Warum wir bald esoterisch sind!
Wie nennt man es, wenn der Bankberater plötzlich Ihre Hand nimmt, intensiv hineinschaut und dann sanft sagt: „Sie haben ein gaaanz langes Leben vor sich…“ Genau: Transzendentale Verkaufstechniken! Angesichts der mauen Lage der Finanzwirtschaft (Brexit kommt, Wohlstand geht, Mastercard muss hohe Strafe zahlen und die Deutsche Bank ist auch nicht mehr, was sie mal war…) braucht es frischen Wind in der Branche – und neues Personal. Personal, das den allgegenwärtigen Yoga-Trend und veränderte Metropolen-Vorlieben widerspiegelt: Der New-Age Banker kommt!

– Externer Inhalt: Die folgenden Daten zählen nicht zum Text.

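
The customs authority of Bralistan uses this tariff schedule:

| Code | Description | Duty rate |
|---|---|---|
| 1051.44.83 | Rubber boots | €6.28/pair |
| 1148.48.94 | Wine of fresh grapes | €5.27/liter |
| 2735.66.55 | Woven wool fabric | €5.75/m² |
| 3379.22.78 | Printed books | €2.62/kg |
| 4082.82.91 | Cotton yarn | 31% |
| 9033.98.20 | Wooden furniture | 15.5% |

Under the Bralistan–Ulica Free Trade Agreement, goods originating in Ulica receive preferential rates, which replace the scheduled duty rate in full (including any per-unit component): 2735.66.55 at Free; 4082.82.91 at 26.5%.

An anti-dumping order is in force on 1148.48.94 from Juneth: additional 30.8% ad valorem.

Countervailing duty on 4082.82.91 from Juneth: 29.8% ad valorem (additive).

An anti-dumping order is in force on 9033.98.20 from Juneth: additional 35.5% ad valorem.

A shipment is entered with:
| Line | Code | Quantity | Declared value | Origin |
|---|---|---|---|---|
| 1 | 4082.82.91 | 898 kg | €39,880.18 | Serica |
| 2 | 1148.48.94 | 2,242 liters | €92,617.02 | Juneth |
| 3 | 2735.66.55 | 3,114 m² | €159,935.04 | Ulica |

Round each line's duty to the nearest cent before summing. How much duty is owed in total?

Line 1 (4082.82.91, Serica, 898 kg, €39,880.18):
Base rate for 4082.82.91 is 31%.
4082.82.91 has an FTA preferential rate, but origin Serica is not Ulica; base rate stands.
The additional-duty order on 4082.82.91 targets Juneth, not Serica; it does not apply.
Duty = €39,880.18 × 31% = €12,362.86.
Line 2 (1148.48.94, Juneth, 2,242 liters, €92,617.02):
Base rate for 1148.48.94 is €5.27/liter.
Additional duty on 1148.48.94 from Juneth: +30.8% ad valorem. Applied ad valorem rate = 30.8%.
Duty = €92,617.02 × 30.8% + 2,242 × €5.27 = €40,341.38.
Line 3 (2735.66.55, Ulica, 3,114 m², €159,935.04):
Base rate for 2735.66.55 is €5.75/m².
Origin Ulica qualifies under the Bralistan–Ulica agreement and 2735.66.55 is covered: preferential rate Free applies instead.
Duty = €159,935.04 × 0% = €0.00.
Total = €12,362.86 + €40,341.38 + €0.00 = €52,704.24.

€52,704.24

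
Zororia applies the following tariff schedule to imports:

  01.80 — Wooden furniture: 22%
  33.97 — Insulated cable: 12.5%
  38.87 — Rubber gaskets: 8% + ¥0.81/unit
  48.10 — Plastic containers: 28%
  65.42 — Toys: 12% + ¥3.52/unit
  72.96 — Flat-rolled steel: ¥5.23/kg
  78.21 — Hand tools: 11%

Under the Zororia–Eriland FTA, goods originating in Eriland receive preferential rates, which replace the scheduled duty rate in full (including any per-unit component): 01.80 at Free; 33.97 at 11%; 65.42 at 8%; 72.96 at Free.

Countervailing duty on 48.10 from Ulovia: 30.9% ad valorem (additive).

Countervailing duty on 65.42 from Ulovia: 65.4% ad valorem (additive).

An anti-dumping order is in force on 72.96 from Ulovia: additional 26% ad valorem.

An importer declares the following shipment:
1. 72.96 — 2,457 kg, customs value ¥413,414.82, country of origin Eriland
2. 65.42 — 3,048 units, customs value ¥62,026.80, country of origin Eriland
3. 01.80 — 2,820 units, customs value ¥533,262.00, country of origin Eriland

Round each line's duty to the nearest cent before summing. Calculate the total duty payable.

Line 1 (72.96, Eriland, 2,457 kg, ¥413,414.82):
Base rate for 72.96 is ¥5.23/kg.
Origin Eriland qualifies under the Zororia–Eriland agreement and 72.96 is covered: preferential rate Free applies instead.
The additional-duty order on 72.96 targets Ulovia, not Eriland; it does not apply.
Duty = ¥413,414.82 × 0% = ¥0.00.
Line 2 (65.42, Eriland, 3,048 units, ¥62,026.80):
Base rate for 65.42 is 12% + ¥3.52/unit.
Origin Eriland qualifies under the Zororia–Eriland agreement and 65.42 is covered: preferential rate 8% applies instead.
The additional-duty order on 65.42 targets Ulovia, not Eriland; it does not apply.
Duty = ¥62,026.80 × 8% = ¥4,962.14.
Line 3 (01.80, Eriland, 2,820 units, ¥533,262.00):
Base rate for 01.80 is 22%.
Origin Eriland qualifies under the Zororia–Eriland agreement and 01.80 is covered: preferential rate Free applies instead.
Duty = ¥533,262.00 × 0% = ¥0.00.
Total = ¥0.00 + ¥4,962.14 + ¥0.00 = ¥4,962.14.

¥4,962.14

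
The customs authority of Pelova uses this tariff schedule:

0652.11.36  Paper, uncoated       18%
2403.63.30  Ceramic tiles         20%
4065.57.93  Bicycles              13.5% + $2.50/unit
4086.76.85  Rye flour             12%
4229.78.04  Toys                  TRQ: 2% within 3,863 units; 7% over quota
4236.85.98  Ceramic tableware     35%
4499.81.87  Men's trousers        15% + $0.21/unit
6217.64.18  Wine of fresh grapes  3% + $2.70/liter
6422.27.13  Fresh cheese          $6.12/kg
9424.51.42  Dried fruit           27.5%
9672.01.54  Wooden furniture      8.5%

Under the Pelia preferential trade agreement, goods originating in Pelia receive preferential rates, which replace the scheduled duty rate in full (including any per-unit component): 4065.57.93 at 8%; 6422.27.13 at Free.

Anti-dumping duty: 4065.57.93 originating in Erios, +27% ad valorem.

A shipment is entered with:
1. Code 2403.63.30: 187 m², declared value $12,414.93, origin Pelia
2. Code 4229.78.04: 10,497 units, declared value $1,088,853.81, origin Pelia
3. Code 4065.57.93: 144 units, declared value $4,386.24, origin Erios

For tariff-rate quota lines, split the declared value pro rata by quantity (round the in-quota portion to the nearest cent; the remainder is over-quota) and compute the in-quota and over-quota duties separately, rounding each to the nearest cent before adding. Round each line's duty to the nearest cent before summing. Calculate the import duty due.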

Dann werden Banken einen neuen, zeitgemäßen Look erhalten: Lichte, luftige Tempel des Geldes mit achtsamkeitsgeschultem Personal. Bald wird der Kunde mit „Namaste“ begrüßt, bevor man sich darüber austauscht, wie die „Energy“ (bitte englisch aussprechen: Enördschie“) grade so ist. Der Berater ist dermaßen genderneutral, dass er „der, die oder das Girokonto“ sagt, und bevor man die Kreditbedingungen erläutert, noch einmal ganz tief gemeinsam ins Licht hinein atmet.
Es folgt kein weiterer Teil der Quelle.